House Resolution 7919 would remove a loophole in the Fair Credit Reporting Act, which allows credit furnishers and debt collectors to ignore correspondence sent on behalf of a consumer by a credit repair company or a nonprofit community organization.
Michael Claunch, a lobbyist who represents credit repair industry clients, said consumers should be able to get help navigating a complex system.
"Removing that exclusion provision is an important first step in increasing transparency and increasing responsiveness to consumers that need help in this area," Claunch contended.
Opponents are expected to argue their current practices are lawful, and the change would create an unnecessary burden on their field.
Andre Chapple, pastor of Faith Church L.A. who runs financial literacy workshops, said poor credit can interfere with parents' ability to get a job or move their kids to a safer area.
"People who would like to move from neighborhoods that are dangerous but have inaccuracies and outdated items driving their credit score down are being denied," Chapple observed. "It just makes it harder for those who already have it hard. And it's hard enough. Let's do something different."
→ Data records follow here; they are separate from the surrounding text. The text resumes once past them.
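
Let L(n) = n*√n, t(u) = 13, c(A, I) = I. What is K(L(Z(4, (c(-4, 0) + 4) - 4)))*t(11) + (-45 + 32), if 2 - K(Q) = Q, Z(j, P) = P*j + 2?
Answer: 13 - 26*√2 ≈ -23.770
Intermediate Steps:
Z(j, P) = 2 + P*j
L(n) = n^(3/2)
K(Q) = 2 - Q
K(L(Z(4, (c(-4, 0) + 4) - 4)))*t(11) + (-45 + 32) = (2 - (2 + ((0 + 4) - 4)*4)^(3/2))*13 + (-45 + 32) = (2 - (2 + (4 - 4)*4)^(3/2))*13 - 13 = (2 - (2 + 0*4)^(3/2))*13 - 13 = (2 - (2 + 0)^(3/2))*13 - 13 = (2 - 2^(3/2))*13 - 13 = (2 - 2*√2)*13 - 13 = (26 - 26*√2) - 13 = 13 - 26*√2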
Esteban Nunez, chief strategy consultant for the Anti-Recidivism Coalition, said people who are trying to make a new life after spending time behind bars are particularly vulnerable if they have bad credit or no credit history.
"We're compounding layer upon layer upon layer of barriers," Nunez asserted. "Making it incredibly difficult for folks to find housing and employment, because they have no credit."
A recent report from the Consumer Financial Protection Bureau found 98 percent of the time, the big three credit-reporting agencies fail to provide relief to people who complain about errors on their credit reports.